In their study of Satanism, the religious studies scholars Asbjørn Dyrendal, James R. Lewis, and Jesper Aa. Petersen stated that the term Satanism "has a history of being a designation made by people against those whom they dislike; it is a term used for 'othering'". The concept of Satanism is an invention of Christianity, for it relies upon the figure of Satan, a character deriving from Christian mythology.
Elsewhere, Petersen noted that "Satanism as something others do is very different from Satanism as a self-designation".
Eugene Gallagher noted that, as commonly used, Satanism was usually "a polemical, not a descriptive term".

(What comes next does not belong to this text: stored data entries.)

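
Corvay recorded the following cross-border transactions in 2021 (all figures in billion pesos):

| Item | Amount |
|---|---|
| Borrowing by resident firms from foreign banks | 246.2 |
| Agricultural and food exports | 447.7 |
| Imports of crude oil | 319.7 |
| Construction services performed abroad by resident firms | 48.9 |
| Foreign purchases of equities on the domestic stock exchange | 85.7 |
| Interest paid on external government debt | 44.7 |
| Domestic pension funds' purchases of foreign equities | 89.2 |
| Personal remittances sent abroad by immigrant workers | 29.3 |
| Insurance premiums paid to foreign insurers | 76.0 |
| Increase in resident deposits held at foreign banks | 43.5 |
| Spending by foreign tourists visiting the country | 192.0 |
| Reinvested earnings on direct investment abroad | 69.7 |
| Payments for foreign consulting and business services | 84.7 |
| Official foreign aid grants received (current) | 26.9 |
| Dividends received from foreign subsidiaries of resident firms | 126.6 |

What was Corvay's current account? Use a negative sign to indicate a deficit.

357.4

Goods: 447.7 - 319.7 = 128.0
Services: -76.0 + 48.9 + 192.0 - 84.7 = 80.2
Primary income: 126.6 + 69.7 - 44.7 = 151.6
Secondary income: 26.9 - 29.3 = -2.4
Current account = 128.0 + 80.2 + 151.6 + (-2.4) = 357.4
(Excluded from the current account — financial account: borrowing by resident firms from foreign banks 246.2, foreign purchases of equities on the domestic stock exchange 85.7, domestic pension funds' purchases of foreign equities 89.2, increase in resident deposits held at foreign banks 43.5.)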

The word "Satan" was not originally a proper name but rather an ordinary noun meaning "the adversary"; in this context it appears at several points in the Old Testament. For instance, in the Book of Samuel, David is presented as the satan ("adversary") of the Philistines, while in the Book of Numbers the term appears as a verb, when God sent an angel to satan ("to oppose") Balaam. Prior to the composition of the New Testament, the idea developed within Jewish communities that Satan was the name of an angel who had rebelled against God and had been cast out of Heaven along with his followers; this account would be incorporated into contemporary texts like the Book of Enoch. This Satan was then featured in parts of the New Testament, where he was presented as a figure who tempted humans to commit sin; in the Book of Matthew and the Book of Luke, he attempted to tempt Jesus of Nazareth as the latter fasted in the wilderness.

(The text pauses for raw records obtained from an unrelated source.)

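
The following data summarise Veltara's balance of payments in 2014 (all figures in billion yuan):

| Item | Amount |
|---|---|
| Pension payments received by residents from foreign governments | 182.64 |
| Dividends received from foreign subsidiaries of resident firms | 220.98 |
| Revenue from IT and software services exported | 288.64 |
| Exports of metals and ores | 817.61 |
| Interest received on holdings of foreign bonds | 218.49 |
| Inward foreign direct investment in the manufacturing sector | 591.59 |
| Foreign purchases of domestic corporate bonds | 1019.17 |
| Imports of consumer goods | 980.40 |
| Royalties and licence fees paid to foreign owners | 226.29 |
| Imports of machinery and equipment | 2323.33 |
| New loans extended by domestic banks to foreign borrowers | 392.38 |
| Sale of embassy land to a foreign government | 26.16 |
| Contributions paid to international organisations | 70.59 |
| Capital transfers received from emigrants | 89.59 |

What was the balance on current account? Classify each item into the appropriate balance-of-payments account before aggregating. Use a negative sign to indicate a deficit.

Goods: 817.61 - 980.40 - 2323.33 = -2486.12
Services: 288.64 - 226.29 = 62.35
Primary income: 220.98 + 218.49 = 439.47
Secondary income: -70.59 + 182.64 = 112.05
Current account = (-2486.12) + 62.35 + 439.47 + 112.05 = -1872.25
(Excluded from the current account — financial account: inward foreign direct investment in the manufacturing sector 591.59, foreign purchases of domestic corporate bonds 1019.17, new loans extended by domestic banks to foreign borrowers 392.38; capital account: sale of embassy land to a foreign government 26.16, capital transfers received from emigrants 89.59.)

-1872.25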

The word "Satanism" was adopted into English from the French satanisme. The terms "Satanism" and "Satanist" are first recorded as appearing in the English and French languages during the sixteenth century, when they were used by Christian groups to attack other, rival Christian groups. In a Roman Catholic tract of 1565, the author condemns the "heresies, blasphemies, and sathanismes [sic]" of the Protestants. In an Anglican work of 1559, Anabaptists and other Protestant sects are condemned as "swarmes of Satanistes [sic]". As used in this manner, the term "Satanism" was not used to claim that people literally worshipped Satan, but rather presented the view that through deviating from what the speaker or writer regarded as the true variant of Christianity, they were regarded as being essentially in league with the Devil. During the nineteenth century, the term "Satanism" began to be used to describe those considered to lead a broadly immoral lifestyle, and it was only in the late nineteenth century that it came to be applied in English to individuals who were believed to consciously and deliberately venerate Satan. This latter meaning had appeared earlier in the Swedish language; the Lutheran Bishop Laurentius Paulinus Gothus had described devil-worshipping sorcerers as Sathanister in his
Ethica Christiana, produced between 1615 and 1630.